Dht-based P2p Overlay Network Design And Analysis

Peer-to-Peer (P2P) Network is the combination of distributed system and computer network, which functions in Peer-to-Peer mode, and is different from the Client/Server (C/S) paradigm. All peers are free in behaviors, equal in functions and interconnected in links. Thus it can greatly enhance network efficiency, fully utilize network bandwidth and develop the potentiality of each peer.P2P networks are overlay networks built on the bottom physical networks, thus the first problem we should consider is the topology of overlays, which is decisive and fundamental to working performances and design mechanisms of P2P networks. DHT (Distributed Hash Table), routing and location, load balance, self-adaptation, self-organization and fault tolerance are all based on them.
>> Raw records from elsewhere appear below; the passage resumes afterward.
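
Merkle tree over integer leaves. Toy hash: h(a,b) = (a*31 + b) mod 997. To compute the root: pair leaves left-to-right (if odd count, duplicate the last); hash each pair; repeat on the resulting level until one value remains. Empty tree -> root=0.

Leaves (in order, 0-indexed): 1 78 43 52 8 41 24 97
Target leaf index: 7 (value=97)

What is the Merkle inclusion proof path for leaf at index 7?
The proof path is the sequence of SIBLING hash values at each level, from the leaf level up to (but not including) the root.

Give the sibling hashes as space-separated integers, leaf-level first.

Answer: 24 289 776

Derivation:
L0 (leaves): [1, 78, 43, 52, 8, 41, 24, 97], target index=7
L1: h(1,78)=(1*31+78)%997=109 [pair 0] h(43,52)=(43*31+52)%997=388 [pair 1] h(8,41)=(8*31+41)%997=289 [pair 2] h(24,97)=(24*31+97)%997=841 [pair 3] -> [109, 388, 289, 841]
  Sibling for proof at L0: 24
L2: h(109,388)=(109*31+388)%997=776 [pair 0] h(289,841)=(289*31+841)%997=827 [pair 1] -> [776, 827]
  Sibling for proof at L1: 289
L3: h(776,827)=(776*31+827)%997=955 [pair 0] -> [955]
  Sibling for proof at L2: 776
Root: 955
Proof path (sibling hashes from leaf to root): [24, 289, 776]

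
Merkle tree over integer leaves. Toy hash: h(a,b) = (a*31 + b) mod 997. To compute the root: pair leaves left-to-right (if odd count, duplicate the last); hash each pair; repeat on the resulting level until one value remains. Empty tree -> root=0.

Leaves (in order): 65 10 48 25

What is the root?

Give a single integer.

Answer: 480

Derivation:
L0: [65, 10, 48, 25]
L1: h(65,10)=(65*31+10)%997=31 h(48,25)=(48*31+25)%997=516 -> [31, 516]
L2: h(31,516)=(31*31+516)%997=480 -> [480]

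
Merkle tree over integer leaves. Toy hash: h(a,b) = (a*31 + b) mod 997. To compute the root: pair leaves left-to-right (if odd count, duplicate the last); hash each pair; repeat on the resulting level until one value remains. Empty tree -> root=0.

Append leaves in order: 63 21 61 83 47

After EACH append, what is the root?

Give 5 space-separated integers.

Answer: 63 977 335 357 372

Derivation:
After append 63 (leaves=[63]):
  L0: [63]
  root=63
After append 21 (leaves=[63, 21]):
  L0: [63, 21]
  L1: h(63,21)=(63*31+21)%997=977 -> [977]
  root=977
After append 61 (leaves=[63, 21, 61]):
  L0: [63, 21, 61]
  L1: h(63,21)=(63*31+21)%997=977 h(61,61)=(61*31+61)%997=955 -> [977, 955]
  L2: h(977,955)=(977*31+955)%997=335 -> [335]
  root=335
After append 83 (leaves=[63, 21, 61, 83]):
  L0: [63, 21, 61, 83]
  L1: h(63,21)=(63*31+21)%997=977 h(61,83)=(61*31+83)%997=977 -> [977, 977]
  L2: h(977,977)=(977*31+977)%997=357 -> [357]
  root=357
After append 47 (leaves=[63, 21, 61, 83, 47]):
  L0: [63, 21, 61, 83, 47]
  L1: h(63,21)=(63*31+21)%997=977 h(61,83)=(61*31+83)%997=977 h(47,47)=(47*31+47)%997=507 -> [977, 977, 507]
  L2: h(977,977)=(977*31+977)%997=357 h(507,507)=(507*31+507)%997=272 -> [357, 272]
  L3: h(357,272)=(357*31+272)%997=372 -> [372]
  root=372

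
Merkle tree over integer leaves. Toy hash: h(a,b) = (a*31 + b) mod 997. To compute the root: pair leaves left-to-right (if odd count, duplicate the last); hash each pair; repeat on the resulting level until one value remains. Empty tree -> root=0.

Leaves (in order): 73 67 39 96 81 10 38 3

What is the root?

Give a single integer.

L0: [73, 67, 39, 96, 81, 10, 38, 3]
L1: h(73,67)=(73*31+67)%997=336 h(39,96)=(39*31+96)%997=308 h(81,10)=(81*31+10)%997=527 h(38,3)=(38*31+3)%997=184 -> [336, 308, 527, 184]
L2: h(336,308)=(336*31+308)%997=754 h(527,184)=(527*31+184)%997=569 -> [754, 569]
L3: h(754,569)=(754*31+569)%997=15 -> [15]

Answer: 15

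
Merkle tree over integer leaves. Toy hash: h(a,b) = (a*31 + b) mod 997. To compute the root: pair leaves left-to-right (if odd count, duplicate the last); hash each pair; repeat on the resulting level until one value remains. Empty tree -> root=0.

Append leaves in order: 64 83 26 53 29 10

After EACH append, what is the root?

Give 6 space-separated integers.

After append 64 (leaves=[64]):
  L0: [64]
  root=64
After append 83 (leaves=[64, 83]):
  L0: [64, 83]
  L1: h(64,83)=(64*31+83)%997=73 -> [73]
  root=73
After append 26 (leaves=[64, 83, 26]):
  L0: [64, 83, 26]
  L1: h(64,83)=(64*31+83)%997=73 h(26,26)=(26*31+26)%997=832 -> [73, 832]
  L2: h(73,832)=(73*31+832)%997=104 -> [104]
  root=104
After append 53 (leaves=[64, 83, 26, 53]):
  L0: [64, 83, 26, 53]
  L1: h(64,83)=(64*31+83)%997=73 h(26,53)=(26*31+53)%997=859 -> [73, 859]
  L2: h(73,859)=(73*31+859)%997=131 -> [131]
  root=131
After append 29 (leaves=[64, 83, 26, 53, 29]):
  L0: [64, 83, 26, 53, 29]
  L1: h(64,83)=(64*31+83)%997=73 h(26,53)=(26*31+53)%997=859 h(29,29)=(29*31+29)%997=928 -> [73, 859, 928]
  L2: h(73,859)=(73*31+859)%997=131 h(928,928)=(928*31+928)%997=783 -> [131, 783]
  L3: h(131,783)=(131*31+783)%997=856 -> [856]
  root=856
After append 10 (leaves=[64, 83, 26, 53, 29, 10]):
  L0: [64, 83, 26, 53, 29, 10]
  L1: h(64,83)=(64*31+83)%997=73 h(26,53)=(26*31+53)%997=859 h(29,10)=(29*31+10)%997=909 -> [73, 859, 909]
  L2: h(73,859)=(73*31+859)%997=131 h(909,909)=(909*31+909)%997=175 -> [131, 175]
  L3: h(131,175)=(131*31+175)%997=248 -> [248]
  root=248

Answer: 64 73 104 131 856 248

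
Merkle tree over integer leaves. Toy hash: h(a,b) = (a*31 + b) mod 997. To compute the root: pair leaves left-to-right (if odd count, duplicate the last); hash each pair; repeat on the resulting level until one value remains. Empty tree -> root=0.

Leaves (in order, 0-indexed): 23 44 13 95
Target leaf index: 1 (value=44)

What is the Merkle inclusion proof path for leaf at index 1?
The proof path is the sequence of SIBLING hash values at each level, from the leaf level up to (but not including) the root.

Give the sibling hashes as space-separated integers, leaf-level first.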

Up to now there have appeared tens of kinds of structured P2P networks, such as ring and chordal ring, tree and Plaxton Mesh, torus and hypercube, butterfly, XOR and hybrid.Based on the former works, we design two novel structured P2P networks based on DHT. One is PDHT, which is built on the Pyramid Network (PN (n)). The other is STDC (Spherical Three-Dimensional Chord). In the two models, we give the routing algorithm, join and leave procedures and analysis of the performances. In the same time, we also discuss fault tolerance and analysis of performances.The thesis is divided into five chapters. In chapter 1, we give the basic introduction of the development, concept and taxonomy of P2P networks. Chapter 2 introduces several structured P2P models, including the most classical model in structured P2P:Chord. In chapter 3, we introduce the first model PDHT. It is constant degree P2P architecture. It achieves a time complexity of O(log4(3N+1)-1) per lookup request, while using O(1) neighbors per node, where N is the network size. Theoretic analysis indicates that the probability that more than half of nodes in the system collectively leave or fail is almost zero. In chapter 4, we discuss the second model STDC, which has four advantages compared to Chord:1) it is not easy to be split; 2) it can accommodate more peers; 3) its routing performance is greatly improved, and 4) the possibility of the overlapping ratio of routing paths is smaller. In chapter 5, we propose some problems to be considered in the future.